Gospel Reflexion by Fr Michael Chua - 20 February 2021

20 02 2021Gospel of 20 February 2021
Saturday after Ash Wednesday
Luke 5:27-32
Jesus comes not to call the virtuous, but sinners to repentance

Jesus noticed a tax collector, Levi by name, sitting by the customs house, and said to him, ‘Follow me.’ And leaving everything he got up and followed him.
In his honour Levi held a great reception in his house, and with them at table was a large gathering of tax collectors and others. The Pharisees and their scribes complained to his disciples and said, ‘Why do you eat and drink with tax collectors and sinners?’ Jesus said to them in reply, ‘It is not those who are well who need the doctor, but the sick. I have not come to call the virtuous, but sinners to repentance.’

Reflexion

Have you ever experienced an insult that was actually a compliment? Seems like strange irony but it is actually quite common. Usually those who know us well and not just superficially, are able to deliver a compliment in the guise of an insult. For example, when someone says that I’m predictable, I take that as a compliment, although others would treat it as an insult, suggesting that I’m not very creative and in fact, quite boring. But being predictable for me is not such a bad thing. In fact, being predictable is one of my strongest qualities. People who work with me know what to expect.

Our Lord calling Levi, and subsequently going to the house of Levi upon his invitation, seems like the greatest honour paid to Levi. Yet, as our Lord explains at the end of the passage, He does so not because He finds Levi to be a good righteous man who deserves such honour, but precisely because Levi is a sinner. Levi is called and Levi’s invitation is accepted because Levi is a sick man - he is sick with sin. As our Lord explains His motivation: “‘It is not those who are well who need the doctor, but the sick.”

How about the Pharisees and the scribes? They wonder why the Lord does not call them to follow Him as disciples, or why He does not compliment them for their faithful adherence to the Law. They take that as an insult. They would have been more insulted if they understood our Lord’s insinuation that they too were sinners like the rest of the crowd.

In fact, our Lord is not concerned with their outward devotion.
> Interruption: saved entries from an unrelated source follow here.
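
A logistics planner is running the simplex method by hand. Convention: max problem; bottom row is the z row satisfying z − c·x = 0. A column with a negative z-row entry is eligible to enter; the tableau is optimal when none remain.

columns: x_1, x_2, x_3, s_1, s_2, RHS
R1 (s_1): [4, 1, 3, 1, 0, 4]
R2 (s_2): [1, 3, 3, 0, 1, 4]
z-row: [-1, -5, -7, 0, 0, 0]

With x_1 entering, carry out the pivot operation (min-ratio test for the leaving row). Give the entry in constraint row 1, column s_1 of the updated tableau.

Ratio test on column x_1 — row 1: 4/4 = 1; row 2: 4/1 = 4. Minimum is 1 at row 1 (s_1 leaves); pivot element 4.
Divide row 1 by 4; eliminate column x_1 from the other rows.
In the new row 1, the s_1 entry is the old entry divided by the pivot: 1/4 = 1/4.

1/4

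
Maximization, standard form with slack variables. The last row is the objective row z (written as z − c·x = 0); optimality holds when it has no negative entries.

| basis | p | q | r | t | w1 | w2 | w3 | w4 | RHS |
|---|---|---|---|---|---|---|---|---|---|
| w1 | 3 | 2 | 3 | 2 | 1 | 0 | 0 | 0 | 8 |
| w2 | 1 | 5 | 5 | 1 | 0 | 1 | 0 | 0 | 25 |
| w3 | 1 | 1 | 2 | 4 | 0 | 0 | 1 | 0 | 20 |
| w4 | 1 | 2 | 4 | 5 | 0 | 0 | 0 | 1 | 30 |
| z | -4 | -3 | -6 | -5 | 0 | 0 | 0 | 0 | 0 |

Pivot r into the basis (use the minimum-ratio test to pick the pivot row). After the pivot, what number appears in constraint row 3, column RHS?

Ratio test on column r — row 1: 8/3 = 8/3; row 2: 25/5 = 5; row 3: 20/2 = 10; row 4: 30/4 = 15/2. Minimum is 8/3 at row 1 (w1 leaves); pivot element 3.
Divide row 1 by 3; eliminate column r from the other rows.
Row 3 update in column RHS: 20 − 2·(8/3) = 44/3.

44/3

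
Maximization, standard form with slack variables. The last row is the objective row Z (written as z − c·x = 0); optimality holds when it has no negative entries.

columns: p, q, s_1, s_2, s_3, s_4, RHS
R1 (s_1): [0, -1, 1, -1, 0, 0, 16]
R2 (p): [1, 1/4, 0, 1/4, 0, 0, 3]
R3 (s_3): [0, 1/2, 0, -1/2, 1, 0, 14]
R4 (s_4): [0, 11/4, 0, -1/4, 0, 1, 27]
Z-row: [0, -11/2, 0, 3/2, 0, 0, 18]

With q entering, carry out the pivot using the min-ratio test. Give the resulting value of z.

72

Ratio test on column q — row 1: entry -1 ≤ 0; row 2: 3/(1/4) = 12; row 3: 14/(1/2) = 28; row 4: 27/(11/4) = 108/11. Minimum is 108/11 at row 4 (s_4 leaves); pivot element 11/4.
Pivot on row 4; the Z-row RHS becomes 18 − (-11/2)·(108/11) = 72.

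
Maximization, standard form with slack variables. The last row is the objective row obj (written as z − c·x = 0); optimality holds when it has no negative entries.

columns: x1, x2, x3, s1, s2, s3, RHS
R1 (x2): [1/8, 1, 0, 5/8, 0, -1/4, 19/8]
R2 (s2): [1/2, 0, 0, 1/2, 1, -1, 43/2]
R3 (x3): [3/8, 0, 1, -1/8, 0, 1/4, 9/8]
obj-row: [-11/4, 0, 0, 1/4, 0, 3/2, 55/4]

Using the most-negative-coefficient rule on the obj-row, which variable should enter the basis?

x1

Negative obj-row entries: x1: -11/4.
The most negative is -11/4 in column x1, so x1 enters.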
He is calling them to the same healing, the same contrition of heart, to which He calls all people. The Pharisees and the scribes can actually be grouped together with Levi and his friends. They are all spiritually sick. They are all sinners in need of healing and forgiveness. The only difference is that some are aware of it and some are not. Those who remain ignorant of their condition lack humility. Levi recognised that he was a sinner, he was sick and in need of a doctor. The Pharisees and scribes couldn’t see this in themselves. Unlike Levi, they were too proud to admit that they had failed to live up to God’s expectations.

It is a false and mistaken disparity to think that some of us are healthy and others are sick. Let’s be honest, all of us are sick, all of us are sinners in need of the Divine Physician. As St Paul reminds us, “for all have sinned and fall short of the glory of God” (Romans 3:23). There is no harm in admitting this and we should not take it as an insult if someone were to remind us that we are sinners. Because it is in acknowledging the truth about ourselves that we know that our Lord has come to die for us. For He has said, “It is not those who are well who need the doctor, but the sick. I have not come to call the virtuous, but sinners to repentance.”